Many manufacturing firms now have to pay more for Chinese goods they use to turn out finished products. The scope of that damage will only grow if the Trump administration pulls the trigger on additional tariffs on a further $200 billion worth of Chinese imports, the U.S. Chamber of Commerce warned. Bailing out all the bits of the economy hit by the fallout could cost almost $40 billion, dwarfing the estimated damage done to the farm belt.
And the farm aid doesn’t just carry political risks. Under World Trade Organization rules, countries have limits on how much aid they can offer agriculture. Broadly speaking, the United States can offer about $19 billion a year of subsidy-like supports without getting in trouble. On paper, the way the assistance is calculated, even the $12 billion bailout shouldn’t exceed the limit, the U.S. Department of Agriculture (USDA) said last week.
In practice, though, calculating and categorizing different kinds of farm support into acceptable and unacceptable boxes is tricky.
“This is a lot of money, and it’s difficult to try to make it fit into these WTO boxes; there’s some potential to go over,” said Joe Glauber, a former chief economist at the USDA. Plus, other countries could file a challenge if they believe U.S. farm support distorts global markets in any way, a case that might be easier to make.
“One way or another, this will get a lot of attention in Geneva other the next six months,” he said.
The bigger question is what happens to this farm support in years to come if the trade war with China continues. The administration has repeatedly described the assistance as a one-time aid to cushion farmers who made planting decisions before China decided to retaliate, and insisted that it won’t be needed next year. Eighty-odd years of U.S. farm policy suggest otherwise.
“In agriculture, temporary payment programs have a habit of becoming permanent,” said Bakst, the Heritage analyst.
With China—the world’s largest market for soybeans—now looking to Brazil for the crop, American soybean farmers fear they may lose the lucrative Chinese export market forever. That matters for the next 10 years, because China’s appetite for agricultural products is only expected to grow.
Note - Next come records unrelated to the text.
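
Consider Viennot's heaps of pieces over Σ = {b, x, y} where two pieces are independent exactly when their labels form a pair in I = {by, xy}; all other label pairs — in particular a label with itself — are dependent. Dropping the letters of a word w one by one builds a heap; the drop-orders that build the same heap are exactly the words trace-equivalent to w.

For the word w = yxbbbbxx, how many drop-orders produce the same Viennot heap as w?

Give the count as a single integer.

8

piece 0:y — minimal
piece 1:x — minimal
piece 2:b rests on {1:x}
piece 3:b rests on {2:b}
piece 4:b rests on {3:b}
piece 5:b rests on {4:b}
piece 6:x rests on {5:b}
piece 7:x rests on {6:x}
minimal pieces: {0:y, 1:x}
ways to finish when only these pieces remain (= sum over removing one remaining piece with nothing left below it):
  1 left: {0}→1  {7}→1
  2 left: {0,7}→2  {6,7}→1
  3 left: {0,6,7}→3  {5,6,7}→1
  4 left: {0,5,6,7}→4  {4,5,6,7}→1
  5 left: {0,4,5,6,7}→5  {3,4,5,6,7}→1
  6 left: {0,3,4,5,6,7}→6  {2,3,4,5,6,7}→1
  placing 0:y first → 1 extensions
  placing 1:x first → 7 extensions
total linear extensions = 8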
While U.S. farmers might be able to sell additional goods to Europe, nothing compares to the size and growth potential of the Chinese agricultural market: the one commodity sector in which the United States runs a goods trade surplus with Beijing.
“Even if relations with China normalize, Brazil will have sought to meet those needs, and that will add weight to their competitive position,” said Glauber, the former USDA economist. “That’s the real loss for U.S. farmers, and that’s what really scares me.”